What It’s Really About: I never know what to do with passages like this. This is pretty…blah. Not that 2 Thessalonians is blah, but this particular section is nothing special, in my opinion. This is the formality of a letter; this is the “to whom it may concern” of ancient letter-writing, and there isn’t much here in terms of content. These kinds of texts can be difficult to preach on, without getting very creative.

What It’s Not About: Verses 5-10 are interesting! Like the Isaiah and Habakkuk texts above, the part that is skipped is as interesting as the parts that are included, or maybe more so. Again, the impetus for the omission seems to be that the material is just uncomfortable, and that it doesn’t quite fit with our ideas of what biblical texts ought to be. Here the lectionary is omitting vengeance, punishment, destruction, and the like…the kind of stuff that is awkward on a Sunday morning.

Maybe You Should Think About: It’s always worth thinking about how the lectionary acts as a canon-within-a-canon, and how it selects and narrows what we hear and think of as “scripture” in a functional, Sunday-morning kind of way. By skipping over the scary, violent, judgey parts, the lectionary changes the text, and it dissociates words that the biblical text actually puts together. That might be for the best, and it certainly makes Sunday mornings more pleasant, but it’s not a neutral practice, and we would do well to be very aware of it.

 

Luke 19:1-10

What It’s About: If you’re like me, you can’t hear this story without that children’s song going through your head: “Zacchaeus was a wee little man.” This is the tale of Zacchaeus, a tax collector who was apparently short, who had an encounter with Jesus as he passed through town. As a tax collector (THE tax collector in town, actually), Zacchaeus was a “sinner,” and also probably one of the most loathed people around. Jesus being Jesus, Zacchaeus was just the right kind of person to hang out with, which made everyone else very angry and confused. That was kind of Jesus’ thing–hanging out with the wrong sort, and thereby sending the message that if you find yourself thinking about who the wrong sort is, you’re doing it wrong.

What It’s Really About: Roman tax collection worked kind of like modern debt collection. Rome wanted X amount of money from each province and municipality, and contractors bid on the right to collect that money. Then, they went about extracting as much as they could from the people. If Rome required 10 denarii, and the collectors extracted 13, then their profit was 3. So there was absolutely every incentive to squeeze the people as hard as they could, which led to the first-century equivalent of debt collection phone calls–burly guys showing up on your doorstep making threats and carrying through on them. So Zacchaeus would have been seen as immoral, but also more than that, as a predatory collaborator with Roman rule. He was doubly awful. He would have been an unthinkable sort of person for any self-respecting Jewish messiah to want to engage.

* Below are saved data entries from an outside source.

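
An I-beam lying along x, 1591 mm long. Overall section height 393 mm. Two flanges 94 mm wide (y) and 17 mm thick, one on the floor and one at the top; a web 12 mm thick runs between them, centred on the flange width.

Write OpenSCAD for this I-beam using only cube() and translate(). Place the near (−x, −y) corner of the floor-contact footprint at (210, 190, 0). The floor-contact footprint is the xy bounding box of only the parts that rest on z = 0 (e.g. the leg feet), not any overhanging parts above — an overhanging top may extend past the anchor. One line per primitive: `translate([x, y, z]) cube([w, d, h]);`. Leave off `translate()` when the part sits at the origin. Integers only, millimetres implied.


translate([210, 190, 0]) cube([1591, 94, 17]);
translate([210, 231, 17]) cube([1591, 12, 359]);
translate([210, 190, 376]) cube([1591, 94, 17]);


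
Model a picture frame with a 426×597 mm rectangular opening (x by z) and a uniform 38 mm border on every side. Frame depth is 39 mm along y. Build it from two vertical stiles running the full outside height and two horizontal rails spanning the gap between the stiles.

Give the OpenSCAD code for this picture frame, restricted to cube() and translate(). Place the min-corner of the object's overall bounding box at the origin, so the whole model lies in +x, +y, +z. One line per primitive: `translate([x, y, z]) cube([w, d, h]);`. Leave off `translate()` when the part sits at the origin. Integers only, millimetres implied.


cube([38, 39, 673]);
translate([464, 0, 0]) cube([38, 39, 673]);
translate([38, 0, 0]) cube([426, 39, 38]);
translate([38, 0, 635]) cube([426, 39, 38]);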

What It’s Not About: I think the height thing has probably been overdone here. When I was a kid and singing that “wee little man” song, the passing reference to Zacchaeus’ height was a kind of hook for children to think about the story: “hey, you kids are short too!” But I don’t see his stature as the key disadvantage for Zacchaeus here; it’s just a literary device to move the story along. His key disadvantage was that he was the worst kind of person, a loan shark rolled up with a money launderer combined with a protection racket and covered in Roman collaboration. He was as villainous as villains could be.

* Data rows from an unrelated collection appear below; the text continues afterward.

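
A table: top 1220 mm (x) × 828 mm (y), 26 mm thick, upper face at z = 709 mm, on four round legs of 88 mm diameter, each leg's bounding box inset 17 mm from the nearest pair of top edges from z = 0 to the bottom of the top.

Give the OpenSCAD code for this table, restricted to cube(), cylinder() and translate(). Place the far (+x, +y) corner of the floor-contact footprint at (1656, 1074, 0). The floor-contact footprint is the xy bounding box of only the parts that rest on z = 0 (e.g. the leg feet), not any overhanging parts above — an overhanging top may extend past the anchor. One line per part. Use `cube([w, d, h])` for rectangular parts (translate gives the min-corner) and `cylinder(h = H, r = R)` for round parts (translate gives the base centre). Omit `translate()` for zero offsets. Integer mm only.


translate([453, 263, 683]) cube([1220, 828, 26]);
translate([514, 324, 0]) cylinder(h = 683, r = 44);
translate([1612, 324, 0]) cylinder(h = 683, r = 44);
translate([514, 1030, 0]) cylinder(h = 683, r = 44);
translate([1612, 1030, 0]) cylinder(h = 683, r = 44);


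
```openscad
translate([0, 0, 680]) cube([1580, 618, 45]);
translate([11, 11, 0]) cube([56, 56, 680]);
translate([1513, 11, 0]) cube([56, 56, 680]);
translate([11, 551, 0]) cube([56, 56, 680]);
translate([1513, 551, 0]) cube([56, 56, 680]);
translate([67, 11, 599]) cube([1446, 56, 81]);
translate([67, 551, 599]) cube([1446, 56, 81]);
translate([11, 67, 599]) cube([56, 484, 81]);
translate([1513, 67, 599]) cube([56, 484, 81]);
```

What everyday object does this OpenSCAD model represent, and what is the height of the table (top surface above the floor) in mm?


A table. The table height is 725 mm.

A 1580×618×45 slab sits at z = 680 on four 56 mm square posts — a table. The top surface is at 680 + 45 = 725 mm.


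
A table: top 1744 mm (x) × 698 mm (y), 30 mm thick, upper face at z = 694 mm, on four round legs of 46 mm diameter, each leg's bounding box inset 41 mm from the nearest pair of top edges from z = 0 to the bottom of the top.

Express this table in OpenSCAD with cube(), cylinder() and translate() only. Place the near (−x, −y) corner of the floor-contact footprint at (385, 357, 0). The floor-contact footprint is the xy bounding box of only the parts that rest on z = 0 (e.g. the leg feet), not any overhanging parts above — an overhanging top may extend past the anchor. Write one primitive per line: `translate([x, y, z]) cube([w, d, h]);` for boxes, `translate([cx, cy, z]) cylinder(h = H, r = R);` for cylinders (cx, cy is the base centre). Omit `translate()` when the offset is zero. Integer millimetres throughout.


// leg_h = 694 - 30 = 664
translate([344, 316, 664]) cube([1744, 698, 30]);
translate([408, 380, 0]) cylinder(h = 664, r = 23);
translate([2024, 380, 0]) cylinder(h = 664, r = 23);
translate([408, 950, 0]) cylinder(h = 664, r = 23);
translate([2024, 950, 0]) cylinder(h = 664, r = 23);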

Maybe You Should Think About: It’s stunning how economic salvation is in this story. Look at verses 8-10, where Zacchaeus’ admission of guilt and his promise to repay in extravagant terms (fourfold!) leads directly to Jesus’ pronouncement: “today salvation has come to this house.” Economic restoration is effective for the man’s salvation. Undoubtedly many will object, and say that the economic restitution is a symbol of some deeper, more spiritual conversion, but that isn’t what the text say, at all. The text tells a story of a man who, face to face with Jesus, spontaneously agrees to stop exploiting the poor and pay them back, and who receives salvation because of it.